A good example is the 1994 case of Baby Ryan, who was born in Spokane, Wash., after just 23 weeks gestation. Ryan required kidney dialysis to stay alive. After determining that an organ transplant would not work for him, doctors ordered the dialysis removed against his parents' wishes-in effect, ordering the baby's death. Ryan would have died then, but his parents sued and obtained a temporary court order to continue treatment. Ryan died last year at age 5.
Propelled by progressive bioethicists, the futile-care debate roils beneath the public radar screen, but rages in the pages of medical journals. The June issue of Archives of Internal Medicine featured an article entitled, "The Patient's Response to Medical Futility." The article noted, "Many fear that insurers may use [futile care] as an excuse to deny payment for costly but beneficial treatments ... some believe physicians might use it ... to justify their failure to deliver all treatments requested of them by patients and their families."
In some hospitals, futile-care theory is now policy. In 1997, Alexian Brothers Hospital in San Jose, Calif., instituted a "Non-Beneficial Treatment" policy. The policy prohibits Alexian health workers from administering CPR to "patients with severe irreversible dementia." It also states that "any additional treatment or testing will be considered inappropriate for a person with ... irreversible coma; ... permanent dependence on intensive care to sustain life; terminal illness with neurological, renal, oncological, or other devastating disease; [or] untreatable lethal congenital abnormality."
This singling out of certain patient groups is one of the problems with futile-care theory, says Mr. Smith. It creates a kind of medical "caste system," he explains, in which some patients are deemed more worthy of care than others.
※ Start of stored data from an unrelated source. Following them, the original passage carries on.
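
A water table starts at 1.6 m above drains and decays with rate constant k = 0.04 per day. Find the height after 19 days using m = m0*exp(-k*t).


m = m0 * exp(-k*t)
m = 1.6 * exp(-0.04 * 19)
m = 1.6 * exp(-0.7600)

0.7483 m


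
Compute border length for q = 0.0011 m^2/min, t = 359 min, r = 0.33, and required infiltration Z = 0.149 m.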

Futile-care also puts doctors in the position of basing treatment decisions on the subjective notion of the potential future "quality" of a patient's life.
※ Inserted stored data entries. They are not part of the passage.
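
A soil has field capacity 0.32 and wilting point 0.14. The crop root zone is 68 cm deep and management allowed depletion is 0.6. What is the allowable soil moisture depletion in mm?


SMD = (FC - PWP) * d * MAD * 10
SMD = (0.32 - 0.14) * 68 * 0.6 * 10
SMD = 0.1800 * 68 * 0.6 * 10

73.4400 mm


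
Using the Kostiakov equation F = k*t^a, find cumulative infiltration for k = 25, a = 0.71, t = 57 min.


F = k * t^a = 25 * 57^0.71
F = 25 * 17.647011

441.1753 mm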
Some who support the futile-care theory say withholding treatment is often more humane, since prolonging life in terminal cases is really only prolonging death. Other supporters would use the theory to exact something called "distributive justice." Distributive justice holds that since medical resources are limited, doctors should "spend" them where they will help most. Why "waste" health care dollars on a dying 90-year-old grandma in Florida, for example, when the same money could be used to vaccinate a thousand poor kids in Tennessee?
Joel Hay, a health economist at the University of Southern California, characterizes such arguments as"bogus". "There is no evidence that end-of-life care costs more now than it did 30 years ago. And any economic argument loses credibility when you take it out on people who are least able to defend themselves," he said.
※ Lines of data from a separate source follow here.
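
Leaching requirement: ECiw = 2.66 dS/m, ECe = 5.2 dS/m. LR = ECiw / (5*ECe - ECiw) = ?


LR = ECiw / (5*ECe - ECiw)
LR = 2.66 / (5*5.2 - 2.66)
LR = 2.66 / 23.3400

0.1140


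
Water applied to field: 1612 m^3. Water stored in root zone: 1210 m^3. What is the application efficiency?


Ea = V_root / V_field * 100 = 1210 / 1612 * 100 = 75.0620%

75.0620 %


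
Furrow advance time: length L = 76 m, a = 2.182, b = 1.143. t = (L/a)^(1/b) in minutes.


t = (L/a)^(1/b)
t = (76/2.182)^(1/1.143)
t = 34.830431^(1/1.143)

22.3381 min


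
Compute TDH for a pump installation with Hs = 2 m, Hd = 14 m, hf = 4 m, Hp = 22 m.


TDH = Hs + Hd + hf + Hp = 2 + 14 + 4 + 22 = 42

42 m


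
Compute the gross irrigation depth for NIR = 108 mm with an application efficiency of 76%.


Ea = 76% = 0.76
GID = NIR / Ea = 108 / 0.76 = 142.1053 mm

142.1053 mm


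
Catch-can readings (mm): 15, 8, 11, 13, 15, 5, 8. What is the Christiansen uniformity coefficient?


mean = 10.714286 mm
MAD = 3.183673 mm
CU = (1 - 3.183673/10.714286)*100

70.2857 %


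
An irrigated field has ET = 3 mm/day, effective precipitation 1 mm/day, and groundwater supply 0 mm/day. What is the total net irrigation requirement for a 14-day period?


Daily deficit = ET - Pe - GW = 3 - 1 - 0 = 2 mm/day
NIR = 2 * 14 = 28 mm

28.0000 mm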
Mr. Smith compares the advance of futile-care theory to other slippery ethical slopes. All 50 states, he points out, made it legal for doctors to hasten death by withholding food and fluids from an unconscious person. "But doctors now also sometimes attempt to starve or dehydrate conscious people," Mr. Smith points out. He cites as examples Michael Martin of Michigan and Robert Wendland of California, two conscious but mentally disabled patients who would have been dehydrated to death had relatives not intervened.
Mr. Smith fears the futile-care slope is just as slippery. "If we are refusing to resuscitate patients with severe dementia," he asks, "how long will it be before we do it to those who are merely mentally ill? Or those who are simply old or poor? Once futile-care is legally entrenched ... we will be well down the road to wholesale health care rationing."